If the whole thing hadn’t been spur of the moment, I could’ve had the family round, but my house is a tip, with the lounge filled with lots of bits and pieces from my projects outside. My dining table has been buried for weeks.
So, I told myself I had to completely clear the table so I could have my “special” dinner sitting at the table like a (somewhat) civilised adult. It took me a couple hours because I dealt with the stuff on the table, and didn’t merely move it somewhere “for now”. I now have my table back, which is a good start, if a small one.
Today, then, was really about making small progress, and also giving a nod to my heritage. As it happens, the last time I did any sort of Thanksgiving dinner was six years ago today; Facebook “Memories” reminded me, and that I made roast chicken (Nigel didn’t like turkey).
All of this came after I had an emotional crash earlier today. I’ll talk about it eventually (because I think the topic deserves it), but the gist is that I had a demand made of me that was, at that moment, the “last straw”. I’ve been trying so damn hard to make progress around the house, outside in particular, and it’s been extremely difficult for a lot of reasons. Today I felt as if it was all pointless, that I was shoved back a hundred miles from the start line. Crushed, I was also livid, and I found myself swearing profusely if, say, an inanimate object fell over in the middle of me doing something.
I talked myself off the ledge, and I was aware that Nigel could always do that—but even more aware that none of this stuff would be happening if Nigel was still here.

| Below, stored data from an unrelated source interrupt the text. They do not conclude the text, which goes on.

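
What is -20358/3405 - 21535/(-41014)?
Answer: -253878779/46550890 ≈ -5.4538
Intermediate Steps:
-20358/3405 - 21535/(-41014) = -20358*1/3405 - 21535*(-1/41014) = -6786/1135 + 21535/41014 = -253878779/46550890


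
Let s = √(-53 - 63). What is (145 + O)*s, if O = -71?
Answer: 148*I*√29 ≈ 797.0*I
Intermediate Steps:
s = 2*I*√29 (s = √(-116) = 2*I*√29 ≈ 10.77*I)
(145 + O)*s = (145 - 71)*(2*I*√29) = 74*(2*I*√29) = 148*I*√29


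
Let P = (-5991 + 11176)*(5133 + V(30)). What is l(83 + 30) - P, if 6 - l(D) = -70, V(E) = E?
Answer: -26770079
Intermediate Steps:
l(D) = 76 (l(D) = 6 - 1*(-70) = 6 + 70 = 76)
P = 26770155 (P = (-5991 + 11176)*(5133 + 30) = 5185*5163 = 26770155)
l(83 + 30) - P = 76 - 1*26770155 = 76 - 26770155 = -26770079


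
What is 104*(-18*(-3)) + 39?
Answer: 5655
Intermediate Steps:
104*(-18*(-3)) + 39 = 104*54 + 39 = 5616 + 39 = 5655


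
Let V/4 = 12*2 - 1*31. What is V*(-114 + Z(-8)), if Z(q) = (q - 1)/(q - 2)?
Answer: 15834/5 ≈ 3166.8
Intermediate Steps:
Z(q) = (-1 + q)/(-2 + q)
V = -28 (V = 4*(12*2 - 1*31) = 4*(24 - 31) = 4*(-7) = -28)
V*(-114 + Z(-8)) = -28*(-114 + (-1 - 8)/(-2 - 8)) = -28*(-114 - 9/(-10)) = -28*(-114 - ⅒*(-9)) = -28*(-114 + 9/10) = -28*(-1131/10) = 15834/5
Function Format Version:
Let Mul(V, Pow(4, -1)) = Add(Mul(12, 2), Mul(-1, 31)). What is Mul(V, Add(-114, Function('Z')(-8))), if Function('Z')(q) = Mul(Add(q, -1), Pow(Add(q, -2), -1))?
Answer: Rational(15834, 5) ≈ 3166.8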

The point of the story, or it’s connection to my pseudo-Thanksgiving dinner? First, I was able to experience and then move past a bad time today, and that my determination—or maybe it’s stubbornness—made that possible. Second, even after a terrible awful (nearly) two years (which followed another bad year and a half), I can still confront adversity with my usual “Oh yeah? Watch this!” attitude. Even when low points come along, I can still push past them, and that’s something to be thankful for, which makes it worthy of a special dinner, regardless of the date.
Tonight, because of or despite everything, it was more than worthy.
2 comments:
Mostly I love these stories because you adopted the language: "My house is a tip." We in the States would say "a mess" or "a disaster" or the like.

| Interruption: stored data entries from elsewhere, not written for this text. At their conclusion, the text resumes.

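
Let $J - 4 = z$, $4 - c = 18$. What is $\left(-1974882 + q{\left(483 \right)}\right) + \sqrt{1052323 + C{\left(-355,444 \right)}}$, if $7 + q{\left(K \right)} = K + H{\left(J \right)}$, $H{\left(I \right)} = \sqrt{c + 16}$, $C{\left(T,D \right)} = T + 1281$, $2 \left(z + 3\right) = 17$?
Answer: $-1974406 + \sqrt{2} + \sqrt{1053249} \approx -1.9734 \cdot 10^{6}$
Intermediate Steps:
$c = -14$ ($c = 4 - 18 = -14$)
$z = \frac{11}{2}$ ($z = -3 + \frac{1}{2} \cdot 17 = -3 + \frac{17}{2} = \frac{11}{2} \approx 5.5$)
$C{\left(T,D \right)} = 1281 + T$
$J = \frac{19}{2}$ ($J = 4 + \frac{11}{2} = \frac{19}{2} \approx 9.5$)
$H{\left(I \right)} = \sqrt{2}$ ($H{\left(I \right)} = \sqrt{-14 + 16} = \sqrt{2}$)
$q{\left(K \right)} = -7 + K + \sqrt{2}$ ($q{\left(K \right)} = -7 + \left(K + \sqrt{2}\right) = -7 + K + \sqrt{2}$)
$\left(-1974882 + q{\left(483 \right)}\right) + \sqrt{1052323 + C{\left(-355,444 \right)}} = \left(-1974882 + \left(-7 + 483 + \sqrt{2}\right)\right) + \sqrt{1052323 + \left(1281 - 355\right)} = \left(-1974882 + \left(476 + \sqrt{2}\right)\right) + \sqrt{1052323 + 926} = \left(-1974406 + \sqrt{2}\right) + \sqrt{1053249} = -1974406 + \sqrt{2} + \sqrt{1053249}$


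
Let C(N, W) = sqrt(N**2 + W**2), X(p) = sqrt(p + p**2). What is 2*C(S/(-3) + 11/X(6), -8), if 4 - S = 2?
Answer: sqrt(118762 - 616*sqrt(42))/21 ≈ 16.132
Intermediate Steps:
S = 2 (S = 4 - 1*2 = 4 - 2 = 2)
2*C(S/(-3) + 11/X(6), -8) = 2*sqrt((2/(-3) + 11/(sqrt(6*(1 + 6))))**2 + (-8)**2) = 2*sqrt((2*(-1/3) + 11/(sqrt(6*7)))**2 + 64) = 2*sqrt((-2/3 + 11/(sqrt(42)))**2 + 64) = 2*sqrt((-2/3 + 11*(sqrt(42)/42))**2 + 64) = 2*sqrt((-2/3 + 11*sqrt(42)/42)**2 + 64) = 2*sqrt(64 + (-2/3 + 11*sqrt(42)/42)**2)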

The other thing is the thing you only alluded to. Something like that happened to me. I needed to get some info to X in the organization by the 21st so he could get it to Z by the 25th.
On the 15th, Y, also in the org, asked some of us to check out a messy file cabinet and, ideally, give his intern something to do. Oh, and Y is leaving the organization.
So I spent an hour going through the files when X saw me up there. On the 16th, X complained that I hadn't gotten to the other project - if I had time for Y's task, why didn't I have time for X's? Because Y's was more time-sensitive. I still got X's info to him on the 21st,, as promised. I got a bit put out.
For the benefit of anyone reading these comments, a "tip" is what Americans call a "dump", a place where you take rubbish to be buried in a landfill (though in NZ cities they're usually called a "transfer station" (or, more formally, a "waste transfer station" because the rubbish is taken from their to the actual landfill site. Transfer stations also have areas to drop off garden waste, and to drop off both that and rubbish, people have to pay fees. Dropping of most recyclables is free, though.
Having said all that, I just can't imagine Bette Davis surveying my house and declaring, "What a tip!" It just doesn't have the same oomph, partly because, to me, "tip" has always seemed gentler than "dump". Whatever it's called, my house IS a mess and disaster, too.
It never ceases to amaze me how the actions of others can cause lots of consequential, if not always directly related, reactions.